El último tren y el primer amor

© Billy Dinh
Tiempo estimado de lectura: 1’ 30’’ (Puedes escuchar un buen tema mientras lees si pulsas play en el vídeo que encontrarás más abajo)

Son las ocho de la mañana. Todos los días son las ocho de la mañana sea la hora que sea. Los pies sobre el andén dibujando caminos imposibles si fuera otra hora cualquiera. Son las ocho de la mañana porque son los mismos pies, las mismas rutas, las mismas vidas, la misma niebla que provoco y no deja ver.

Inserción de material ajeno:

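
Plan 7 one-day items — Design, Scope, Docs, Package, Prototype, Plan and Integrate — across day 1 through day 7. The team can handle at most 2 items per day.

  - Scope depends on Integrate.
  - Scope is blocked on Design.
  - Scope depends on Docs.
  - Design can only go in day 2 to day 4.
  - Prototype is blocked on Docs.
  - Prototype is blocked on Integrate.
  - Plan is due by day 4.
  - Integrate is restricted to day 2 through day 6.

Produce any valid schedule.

Design=day 2, Plan=day 1, Integrate=day 2, Docs=day 1, Package=day 4, Scope=day 3, Prototype=day 3

Checking: Docs(day 1) before Prototype(day 3); Design(day 2) before Scope(day 3); Integrate(day 2) before Scope(day 3); Docs(day 1) before Scope(day 3); Integrate(day 2) before Prototype(day 3); Plan=day 1 in [day 1,day 4]; Integrate=day 2 in [day 2,day 6]; Design=day 2 in [day 2,day 4]; max 2 per day (cap 2).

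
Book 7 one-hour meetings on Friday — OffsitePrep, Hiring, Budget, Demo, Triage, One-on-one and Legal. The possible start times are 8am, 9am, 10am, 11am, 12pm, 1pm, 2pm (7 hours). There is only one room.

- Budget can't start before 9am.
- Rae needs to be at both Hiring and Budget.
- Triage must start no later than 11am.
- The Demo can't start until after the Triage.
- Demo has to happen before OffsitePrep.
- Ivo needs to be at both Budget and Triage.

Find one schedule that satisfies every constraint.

Hiring in 12pm, Budget in 9am, Triage in 8am, One-on-one in 1pm, Demo in 10am, Legal in 2pm, OffsitePrep in 11am

Checking: Triage(8am) before Demo(10am); Demo(10am) before OffsitePrep(11am); Hiring(12pm) != Budget(9am); Budget(9am) != Triage(8am); Budget=9am in [9am,2pm]; Triage=8am in [8am,11am]; max 1 per hour (cap 1).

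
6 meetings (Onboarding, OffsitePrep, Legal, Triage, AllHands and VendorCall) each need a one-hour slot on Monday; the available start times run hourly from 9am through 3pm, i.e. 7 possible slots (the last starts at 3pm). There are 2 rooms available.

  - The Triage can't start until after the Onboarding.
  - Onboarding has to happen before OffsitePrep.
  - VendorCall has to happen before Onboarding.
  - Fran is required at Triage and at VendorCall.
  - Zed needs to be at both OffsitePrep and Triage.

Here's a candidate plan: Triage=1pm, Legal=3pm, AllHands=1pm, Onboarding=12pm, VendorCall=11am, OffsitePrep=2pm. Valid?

Valid

Onboarding has to happen before OffsitePrep — holds.
The Triage can't start until after the Onboarding — holds.
There are 2 rooms available — holds.
Zed needs to be at both OffsitePrep and Triage — holds.
Fran is required at Triage and at VendorCall — holds.
VendorCall has to happen before Onboarding — holds.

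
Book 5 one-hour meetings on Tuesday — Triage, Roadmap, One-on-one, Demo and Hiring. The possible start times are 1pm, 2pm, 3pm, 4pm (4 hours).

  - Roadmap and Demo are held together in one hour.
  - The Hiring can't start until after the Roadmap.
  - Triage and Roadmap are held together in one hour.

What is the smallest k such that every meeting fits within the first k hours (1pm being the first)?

2

The precedence chain requires at least 2 distinct hours.
2 works (last occupied hour: 2pm): for example Hiring in 2pm; Triage in 1pm; One-on-one in 1pm; Roadmap in 1pm; Demo in 1pm.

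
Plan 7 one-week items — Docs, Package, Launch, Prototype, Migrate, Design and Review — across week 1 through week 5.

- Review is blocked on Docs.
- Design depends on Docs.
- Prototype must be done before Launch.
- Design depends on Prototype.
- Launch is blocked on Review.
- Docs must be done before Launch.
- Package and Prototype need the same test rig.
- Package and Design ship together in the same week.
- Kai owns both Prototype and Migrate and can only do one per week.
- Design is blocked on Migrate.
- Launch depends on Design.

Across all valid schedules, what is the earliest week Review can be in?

week 2

Precedence pushes Review to at least week 2; downstream work caps Review at week 4.
Review at week 2 is achievable: Docs -> week 1, Launch -> week 4, Prototype -> week 1, Migrate -> week 2, Design -> week 3, Package -> week 3, Review -> week 2.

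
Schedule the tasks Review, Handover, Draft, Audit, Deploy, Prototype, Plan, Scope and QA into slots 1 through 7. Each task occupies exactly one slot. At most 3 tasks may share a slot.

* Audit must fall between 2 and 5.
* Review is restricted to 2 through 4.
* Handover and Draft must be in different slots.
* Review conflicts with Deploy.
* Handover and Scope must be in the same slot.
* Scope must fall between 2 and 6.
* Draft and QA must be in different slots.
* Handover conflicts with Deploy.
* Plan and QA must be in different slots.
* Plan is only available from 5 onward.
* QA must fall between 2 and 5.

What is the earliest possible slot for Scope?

Scope is available from 2; Scope's own window allows nothing later than 6.
Scope at 2 is achievable: Draft -> 1, Audit -> 3, Review -> 2, Scope -> 2, QA -> 3, Deploy -> 1, Prototype -> 1, Handover -> 2, Plan -> 5.

2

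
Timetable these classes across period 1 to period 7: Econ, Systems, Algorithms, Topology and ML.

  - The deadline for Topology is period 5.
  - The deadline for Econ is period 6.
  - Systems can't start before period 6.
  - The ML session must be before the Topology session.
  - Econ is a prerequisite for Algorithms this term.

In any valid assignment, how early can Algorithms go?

Precedence pushes Algorithms to at least period 2.
Algorithms at period 2 is achievable: Algorithms in period 2; ML in period 1; Econ in period 1; Systems in period 6; Topology in period 2.

period 2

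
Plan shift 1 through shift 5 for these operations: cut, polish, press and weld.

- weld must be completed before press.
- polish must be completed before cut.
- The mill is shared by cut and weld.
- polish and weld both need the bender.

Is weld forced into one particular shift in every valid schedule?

No

weld can be shift 1 (e.g. press -> shift 2; cut -> shift 3; weld -> shift 1; polish -> shift 2) or shift 2 (e.g. cut in shift 3; press in shift 3; polish in shift 1; weld in shift 2).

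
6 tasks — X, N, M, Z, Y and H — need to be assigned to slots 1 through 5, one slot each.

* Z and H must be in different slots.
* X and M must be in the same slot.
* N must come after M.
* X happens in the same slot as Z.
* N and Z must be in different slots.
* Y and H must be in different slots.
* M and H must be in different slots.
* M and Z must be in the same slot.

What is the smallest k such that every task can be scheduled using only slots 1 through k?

2

The precedence chain requires at least 2 distinct slots.
2 works (last occupied slot: 2): for example N in 2, Z in 1, Y in 1, M in 1, H in 2, X in 1.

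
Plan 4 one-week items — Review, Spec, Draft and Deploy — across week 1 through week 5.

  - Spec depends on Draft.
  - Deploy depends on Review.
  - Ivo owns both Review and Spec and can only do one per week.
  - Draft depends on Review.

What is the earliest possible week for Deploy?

week 2

Precedence pushes Deploy to at least week 2.
Deploy at week 2 is achievable: Deploy in week 2, Spec in week 3, Review in week 1, Draft in week 2.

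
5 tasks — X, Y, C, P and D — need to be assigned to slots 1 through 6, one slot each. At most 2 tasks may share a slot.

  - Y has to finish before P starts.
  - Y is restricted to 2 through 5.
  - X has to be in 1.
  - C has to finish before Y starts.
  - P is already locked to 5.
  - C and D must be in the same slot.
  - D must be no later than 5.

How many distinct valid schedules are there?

Enumerating: X -> 1; Y -> 3; C -> 2; P -> 5; D -> 2 | D=2, P=5, C=2, X=1, Y=4 | P in 5, C in 3, X in 1, D in 3, Y in 4.

3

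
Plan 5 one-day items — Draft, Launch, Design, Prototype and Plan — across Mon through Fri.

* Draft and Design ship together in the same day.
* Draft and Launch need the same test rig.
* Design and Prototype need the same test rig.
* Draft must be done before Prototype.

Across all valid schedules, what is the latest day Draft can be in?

Downstream work caps Draft at Thu.
Draft at Thu is achievable: Draft=Thu, Prototype=Fri, Design=Thu, Launch=Mon, Plan=Mon.

Thu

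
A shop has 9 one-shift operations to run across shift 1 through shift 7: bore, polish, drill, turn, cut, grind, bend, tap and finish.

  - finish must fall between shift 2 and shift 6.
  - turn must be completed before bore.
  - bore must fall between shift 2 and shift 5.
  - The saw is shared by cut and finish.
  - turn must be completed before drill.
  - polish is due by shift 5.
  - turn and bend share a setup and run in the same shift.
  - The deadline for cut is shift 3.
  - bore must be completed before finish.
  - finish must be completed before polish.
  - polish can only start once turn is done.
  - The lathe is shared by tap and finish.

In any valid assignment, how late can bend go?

Bend must be in the same shift as turn, which can't be after shift 2, so bend is at most shift 2.
bend at shift 2 is achievable: grind=shift 1, bore=shift 3, finish=shift 4, turn=shift 2, tap=shift 1, polish=shift 5, bend=shift 2, drill=shift 3, cut=shift 1.

shift 2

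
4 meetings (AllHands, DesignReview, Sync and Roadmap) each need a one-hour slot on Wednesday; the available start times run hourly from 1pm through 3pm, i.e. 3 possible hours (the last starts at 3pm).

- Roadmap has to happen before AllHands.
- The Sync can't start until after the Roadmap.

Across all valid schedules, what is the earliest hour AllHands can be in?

Precedence pushes AllHands to at least 2pm.
AllHands at 2pm is achievable: Roadmap -> 1pm; AllHands -> 2pm; Sync -> 2pm; DesignReview -> 1pm.

2pm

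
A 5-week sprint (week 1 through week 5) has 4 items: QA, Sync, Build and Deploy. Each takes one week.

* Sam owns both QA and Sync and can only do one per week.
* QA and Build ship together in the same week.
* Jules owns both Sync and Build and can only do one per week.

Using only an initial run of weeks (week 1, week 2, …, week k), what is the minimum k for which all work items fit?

Could 1 week be enough, i.e. nothing placed later than week 1? No: Build can't share with Sync (week 1) → nothing is left.
So 1 week is not enough.
2 works (last occupied week: week 2): for example Deploy in week 1, Build in week 1, Sync in week 2, QA in week 1.

2 weeks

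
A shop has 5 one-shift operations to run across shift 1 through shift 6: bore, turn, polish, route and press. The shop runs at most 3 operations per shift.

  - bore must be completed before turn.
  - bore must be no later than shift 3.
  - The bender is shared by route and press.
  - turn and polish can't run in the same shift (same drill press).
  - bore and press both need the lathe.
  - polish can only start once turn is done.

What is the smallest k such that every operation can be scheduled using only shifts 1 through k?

The precedence chain requires at least 3 distinct shifts.
With at most 3 per shift and 5 operations, at least 2 shifts are needed.
3 works (last occupied shift: shift 3): for example polish in shift 3; bore in shift 1; route in shift 1; press in shift 2; turn in shift 2.

3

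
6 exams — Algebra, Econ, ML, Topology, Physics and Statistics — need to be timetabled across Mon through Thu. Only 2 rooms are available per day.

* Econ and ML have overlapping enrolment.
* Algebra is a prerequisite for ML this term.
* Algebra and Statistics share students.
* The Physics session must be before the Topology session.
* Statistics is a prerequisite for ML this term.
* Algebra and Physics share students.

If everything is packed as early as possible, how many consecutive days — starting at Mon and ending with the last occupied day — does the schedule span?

The precedence chain requires at least 2 distinct days.
With at most 2 per day and 6 exams, at least 3 days are needed.
3 works (last occupied day: Wed): for example ML in Wed; Topology in Wed; Physics in Tue; Algebra in Mon; Statistics in Tue; Econ in Mon.

3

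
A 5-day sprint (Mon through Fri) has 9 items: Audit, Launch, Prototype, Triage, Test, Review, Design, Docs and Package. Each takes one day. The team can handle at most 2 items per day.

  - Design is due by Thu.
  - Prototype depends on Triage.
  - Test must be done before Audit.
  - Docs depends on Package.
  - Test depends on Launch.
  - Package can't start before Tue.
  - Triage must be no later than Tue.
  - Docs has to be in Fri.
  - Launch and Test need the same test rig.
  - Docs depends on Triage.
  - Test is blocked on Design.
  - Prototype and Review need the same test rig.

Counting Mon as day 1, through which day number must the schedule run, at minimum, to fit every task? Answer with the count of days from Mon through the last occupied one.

5

The precedence chain requires at least 3 distinct days.
With at most 2 per day and 9 tasks, at least 5 days are needed.
Docs can't be placed before Fri — that is day 5 counting from Mon — so the schedule must run through at least 5 days.
5 works (last occupied day: Fri): for example Test -> Wed; Package -> Tue; Audit -> Thu; Launch -> Tue; Prototype -> Wed; Review -> Thu; Design -> Mon; Docs -> Fri; Triage -> Mon.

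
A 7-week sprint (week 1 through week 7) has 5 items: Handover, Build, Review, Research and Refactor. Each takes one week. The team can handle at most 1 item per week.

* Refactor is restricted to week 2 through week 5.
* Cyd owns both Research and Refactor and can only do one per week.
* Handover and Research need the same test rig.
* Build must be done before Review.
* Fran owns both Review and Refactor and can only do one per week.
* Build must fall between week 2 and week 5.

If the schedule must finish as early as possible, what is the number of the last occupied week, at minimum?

week 5

The precedence chain requires at least 2 distinct weeks.
With at most 1 per week and 5 tasks, at least 5 weeks are needed.
Propagating the time windows through the other constraints, Review can't land before week 3, so the schedule must run through at least week 3.
5 works (last occupied week: week 5): for example Review -> week 4; Research -> week 5; Refactor -> week 3; Build -> week 2; Handover -> week 1.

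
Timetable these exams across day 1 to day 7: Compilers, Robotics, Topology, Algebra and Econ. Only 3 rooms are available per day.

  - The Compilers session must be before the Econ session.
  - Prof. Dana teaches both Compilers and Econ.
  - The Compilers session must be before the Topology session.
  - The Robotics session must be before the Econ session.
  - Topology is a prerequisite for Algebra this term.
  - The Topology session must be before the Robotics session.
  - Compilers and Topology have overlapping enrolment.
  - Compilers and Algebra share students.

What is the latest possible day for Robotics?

day 6

Precedence pushes Robotics to at least day 3; downstream work caps Robotics at day 6.
Robotics at day 6 is achievable: Robotics=day 6; Topology=day 2; Econ=day 7; Algebra=day 3; Compilers=day 1.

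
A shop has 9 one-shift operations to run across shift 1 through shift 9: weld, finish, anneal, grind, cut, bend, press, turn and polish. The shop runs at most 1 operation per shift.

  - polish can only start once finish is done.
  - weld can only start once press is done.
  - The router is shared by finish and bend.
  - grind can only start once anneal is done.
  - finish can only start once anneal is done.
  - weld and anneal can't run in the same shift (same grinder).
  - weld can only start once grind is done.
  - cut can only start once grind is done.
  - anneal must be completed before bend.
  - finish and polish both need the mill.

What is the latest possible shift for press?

shift 8

Downstream work caps press at shift 8.
press at shift 8 is achievable: weld=shift 9; finish=shift 3; bend=shift 5; turn=shift 7; anneal=shift 1; press=shift 8; cut=shift 4; polish=shift 6; grind=shift 2.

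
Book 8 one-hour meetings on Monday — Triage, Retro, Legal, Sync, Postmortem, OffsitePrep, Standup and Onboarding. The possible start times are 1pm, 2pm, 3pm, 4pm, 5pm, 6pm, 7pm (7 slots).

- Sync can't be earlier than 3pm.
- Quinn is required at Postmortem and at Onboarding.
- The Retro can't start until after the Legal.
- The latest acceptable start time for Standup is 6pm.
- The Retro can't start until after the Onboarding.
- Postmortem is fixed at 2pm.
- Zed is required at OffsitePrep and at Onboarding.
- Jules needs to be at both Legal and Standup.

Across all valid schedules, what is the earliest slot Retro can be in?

2pm

Precedence pushes Retro to at least 2pm.
Retro at 2pm is achievable: Standup in 2pm, Postmortem in 2pm, OffsitePrep in 2pm, Onboarding in 1pm, Retro in 2pm, Sync in 3pm, Triage in 1pm, Legal in 1pm.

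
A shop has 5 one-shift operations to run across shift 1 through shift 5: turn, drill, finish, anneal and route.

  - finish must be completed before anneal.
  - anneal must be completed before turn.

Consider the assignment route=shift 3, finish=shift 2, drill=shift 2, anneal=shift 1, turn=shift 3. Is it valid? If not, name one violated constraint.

finish must be completed before anneal — violated.
anneal must be completed before turn — holds.

No — it violates: finish must be completed before anneal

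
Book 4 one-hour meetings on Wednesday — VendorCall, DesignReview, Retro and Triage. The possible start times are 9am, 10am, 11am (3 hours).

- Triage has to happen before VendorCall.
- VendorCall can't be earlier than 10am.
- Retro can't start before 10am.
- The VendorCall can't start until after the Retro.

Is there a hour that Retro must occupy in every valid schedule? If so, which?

10am

Retro is available from 10am; downstream work caps Retro at 10am.
So Retro is pinned to 10am.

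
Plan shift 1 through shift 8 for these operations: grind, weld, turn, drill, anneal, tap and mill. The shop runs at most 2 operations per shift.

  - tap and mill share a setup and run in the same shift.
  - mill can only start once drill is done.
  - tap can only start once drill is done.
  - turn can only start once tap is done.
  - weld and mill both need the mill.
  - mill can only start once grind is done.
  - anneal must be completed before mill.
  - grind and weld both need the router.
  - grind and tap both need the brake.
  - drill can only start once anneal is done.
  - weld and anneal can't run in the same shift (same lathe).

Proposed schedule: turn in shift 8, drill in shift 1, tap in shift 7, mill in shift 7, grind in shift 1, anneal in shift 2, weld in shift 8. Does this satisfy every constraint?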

Subo al tren. Me apoyo en la puerta de enfrente, esa que no debería abrirse aunque me hace pensar en una muerte segura, en un amasijo deforme a las ocho y un minuto de la mañana. Catorce minutos más. Puntuales. Mi estación está vacía como de costumbre. Nadie baja y nadie espera para entrar en el vagón. Sólo yo. Salgo y camino despacio hacia la parte trasera del tren. Última puerta del último vagón. Allí está ella.
Ni siquiera hubiera podido imaginar algo parecido. Oculto el inmenso deseo de entrar para hablar con ella, para oler su pelo, para mirar su mirar. Amagó con dar un paso y creo intuir que ella hace lo mismo.
Salimos juntos, caminamos agarrados de la mano; besos robados, apasionados; nos casamos sin pensarlo dos veces; hijos, hijas, sus bodas; le agarro la mano justo antes de cerrar los ojos para siempre. Te amo, le digo.
La puerta se cierra. Arranca el tren. Y ahora, después de cuarenta años, sigo sintiendo lo mismo, mirando el mismo mirar que se escapó por un par de décimas de segundo que es lo que dura la cobardía que provoca un enamoramiento eterno.